I started babbling from there. I told him that sometimes extremely troubled students found their way into the university. That his father had done nothing but try to help her by supervising an internship. That teachers have conflicts with students all the time, but Dad had the additional complication of being a public person. It was possible the student was looking for attention at his expense.

“So what are people going to say?”

I searched his pale brown eyes, which peered out beneath wisps of hair that should have been cut two weeks ago. My son was too old to be treated like a child, but he was young compared to his peers. His friend Henry, for example—son of the “musical genius”—had two nannies, a driver, and a bodyguard at his disposal, and saw his parents twice a month. These kids would pull no punches.

“That a student accused your father of inappropriate behavior.”

“What? Like . . . sex?”

I said I didn’t know exactly. That it was a misunderstanding. That I only told him in case someone mentioned it at school.

“And this is, like, online?” He started to get up, probably heading for the phone I made him dock downstairs in the kitchen, one of the phone-related Mom Rules, along with divulging his passcode, asking permission before sharing photographs of others, and, most controversially, all phones in airplane mode while the car is moving.

I tried not to think about the other parents whispering in their kitchens right now about my husband. Or the NYU students texting links to one another during class. Or the people I used to know on the East End, gloating that my perfect life in the city hadn’t worked out quite so well after all.

“This young woman is obviously troubled, Spencer. Deeply. And your father’s been trying to help her, okay?” I was hinting at facts I knew nothing about, but needed to offer some kind of explanation for what was happening. Troubled girl gets fixated on successful mentor seemed, sadly, to work.

“Mom, I can’t go to school.

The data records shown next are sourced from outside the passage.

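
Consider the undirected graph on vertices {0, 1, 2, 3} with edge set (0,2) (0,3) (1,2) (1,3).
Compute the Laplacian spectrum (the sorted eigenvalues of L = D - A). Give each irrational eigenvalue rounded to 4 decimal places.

Each diagonal entry of L is the vertex degree and each off-diagonal entry is -1 where an edge is present, 0 otherwise; in the order [0, 1, 2, 3] the diagonal is [2, 2, 2, 2]. L is symmetric positive semidefinite, so every eigenvalue is real and nonnegative. The eigenvalues sum to 8, which equals trace(L) = 2|E|.

[0, 2, 2, 4]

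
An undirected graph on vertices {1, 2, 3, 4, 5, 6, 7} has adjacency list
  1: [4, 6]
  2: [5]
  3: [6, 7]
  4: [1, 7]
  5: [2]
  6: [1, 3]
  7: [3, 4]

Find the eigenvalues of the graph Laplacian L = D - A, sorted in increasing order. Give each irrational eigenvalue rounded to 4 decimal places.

[0, 0, 1.3820, 1.3820, 2, 3.6180, 3.6180]

With the vertex order [1, 2, 3, 4, 5, 6, 7], the degrees are [2, 1, 2, 2, 1, 2, 2], giving D = diag(2, 1, 2, 2, 1, 2, 2) and L = D - A. Since every row of L sums to 0, the all-ones vector is in the kernel and 0 is an eigenvalue. The 2 zero eigenvalues correspond to the 2 connected components. The eigenvalues sum to 12, which equals trace(L) = 2|E|. There are 2 zeros in the spectrum, matching the 2 components.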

You have to let me stay home.”

I walked to the bathroom in the hallway and turned on the water in the shower. It took forever to heat. “You can’t stay home, or people might assume he’s guilty. He’s your father, Spencer, and you’re not a child anymore. We have to protect our family.”





7


While Spencer was in the shower, I tried Jason again. I hung up when I heard the familiar “You’ve reached Jason Powell . . .” I’d already left two voice mails and three text messages.

I flipped on the small television hanging beneath our kitchen counter, keeping the volume low to make sure I’d hear Spencer on the stairs in time to turn it off. I flipped to New Day. Jason initially became a semiregular on the show due to our friendship with one of the hosts, Susanna Coleman. Now that Jason’s commentary was widely sought after, he still appeared about once a month, primarily out of loyalty.

Susanna and her cohost Eric were in the studio’s kitchen, flanking a chef I recognized from one of those cable cooking shows. The chef was saying, “See? Perfect al dente,” while Susanna and Eric attempted to sample the supposedly perfect spaghetti strands with grace.

Susanna was nodding in agreement until her mouth was free to speak. “You’re my hero. I always overcook my pasta.”

Had Jason already been on the air this morning? What was he supposed to talk about today? He had brought it up the night before, while I was trying to read Spencer’s paper about James Baldwin’s Go Tell It on the Mountain. My son was only in the seventh grade, but some of his homework was already more sophisticated than anything I had ever done in school. I had stopped reading to look up the word circumlocution on my phone when Jason mentioned his plans for the TV segment.

Now I remembered: seven retailers who were changing the world in small ways. It didn’t take an economist, let alone one with Jason’s credentials, to hype footwear and blankets, but these were the compromises he made for the sake of expanding his “platform.”